Aug 1, 2006, 4:16:22 PM8/1/06

to

Chris Thomasson wrote:

> "PillMonsta" wrote:
> > Does anyone have a readable document, or alternatively source which
> > demonstrates when and where sfence, lfence and mfence instructions are
> > required for programming atomic operations on P4 and 686?
>
> [...]
>
> http://groups.google.com/group/comp.programming.threads/msg/8ae09f9e9bea21b9
>
> This shows where to put the barriers in relationship to both loads and
> stores...

What does the SFENCE instruction embedded in that code do?

Here is the specification of SFENCE from the Intel manual:

"Performs a serializing operation on all store-to-memory instructions
that
were issued prior the SFENCE instruction. This serializing operation
guarantees that evey store instruction that precedes in program order
the SFENCE instruction is globally visible before any store instruction
that follows the SFENCE instruction is globally visible. The SFENCE
instruction is ordered with respect store instructions, other SFENCE
instructions, any MFENCE instructions, and any serializing instructions
(such as the CPUID instruction). It is not ordered with respect to load
instructions or the LFENCE instruction."

But on Pentium processor, writes become visible anyway in strict
program order (at least with the normal type of memory). What effect
does SFENCE have?

Chris

Chris Thomasson

unread,

Aug 1, 2006, 9:29:23 PM8/1/06

to

"chris noonan" <use...@leapheap.co.uk> wrote in message
news:1154463382.3...@i42g2000cwa.googlegroups.com...

Yes:
http://groups.google.com/group/comp.programming.threads/msg/f2c59ced973e75dd

I guess I should of clarified that it shows exactly where to place the
lfence and sfence barriers' "if" they were indeed required on a "future"
x86... Or, I guess I should of posted more links to the discussion which
covers all of this...

;)

Herb Sutter

unread,

Aug 3, 2006, 2:03:49 PM8/3/06

to

David Hopwood <david.nosp...@blueyonder.co.uk> wrote:
>A "store with release semantics" is
>
> #LoadStore | #StoreStore;
> store
>
>A "load with acquire semantics" is
>
> load;
> #LoadLoad | #StoreStore

Did you mean #LoadLoad | #LoadStore?

Herb

---
Herb Sutter (www.gotw.ca) (www.pluralsight.com/blogs/hsutter)

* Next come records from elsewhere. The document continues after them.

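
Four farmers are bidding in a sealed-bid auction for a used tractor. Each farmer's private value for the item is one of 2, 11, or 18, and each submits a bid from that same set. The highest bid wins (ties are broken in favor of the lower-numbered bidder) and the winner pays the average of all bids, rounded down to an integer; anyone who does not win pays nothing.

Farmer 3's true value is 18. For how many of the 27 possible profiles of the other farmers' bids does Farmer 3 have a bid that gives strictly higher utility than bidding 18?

2

Others bid (2, 2, 2): truth gives 12; bid 11 gives 14 > 12. Violating.
Others bid (2, 2, 11): truth gives 10; bid 11 gives 12 > 10. Violating.
Others bid (2, 2, 18): truth gives 8; no alternative beats it.
Others bid (2, 11, 2): truth gives 10; no alternative beats it.
(Checking all 27 profiles: 2 have a profitable deviation, 25 do not.)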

Convener, ISO WG21 (C++ standards committee) (www.gotw.ca/iso)
Architect, Developer Division, Microsoft (www.gotw.ca/microsoft)

Chris

unread,

Aug 3, 2006, 3:41:32 PM8/3/06

to

What is the relative hit of putting in lfence/sfence, should you want
to future proof your code?

Chris.

Chris Thomasson

unread,

Aug 3, 2006, 4:09:20 PM8/3/06

to

"Herb Sutter" <hsu...@gotw.ca> wrote in message
news:hge4d2dkj5b1u3k21...@4ax.com...

> David Hopwood <david.nosp...@blueyonder.co.uk> wrote:
>>A "store with release semantics" is
>>
>> #LoadStore | #StoreStore;
>> store
>>
>>A "load with acquire semantics" is
>>
>> load;
>> #LoadLoad | #StoreStore
>
> Did you mean #LoadLoad | #LoadStore?
>

He posted a correction here:

http://groups.google.com/group/comp.programming.threads/msg/f3719d477431a942?hl=en

David Hopwood

unread,

Aug 5, 2006, 10:09:03 AM8/5/06

to

Herb Sutter wrote:
> David Hopwood <david.nosp...@blueyonder.co.uk> wrote:
>
>>A "store with release semantics" is
>>
>> #LoadStore | #StoreStore;
>> store
>>
>>A "load with acquire semantics" is
>>
>> load;
>> #LoadLoad | #StoreStore
>
> Did you mean #LoadLoad | #LoadStore?

Yes. (I posted a followup correcting this, but you may not have seen it.)

--
David Hopwood <david.nosp...@blueyonder.co.uk>

Chris Thomasson

unread,

Aug 10, 2006, 12:22:13 AM8/10/06

to

"Chris" <ch...@chrisbird.com> wrote in message
news:1154634092.4...@i42g2000cwa.googlegroups.com...

It devastates the pipeline and therefore, destroys performance.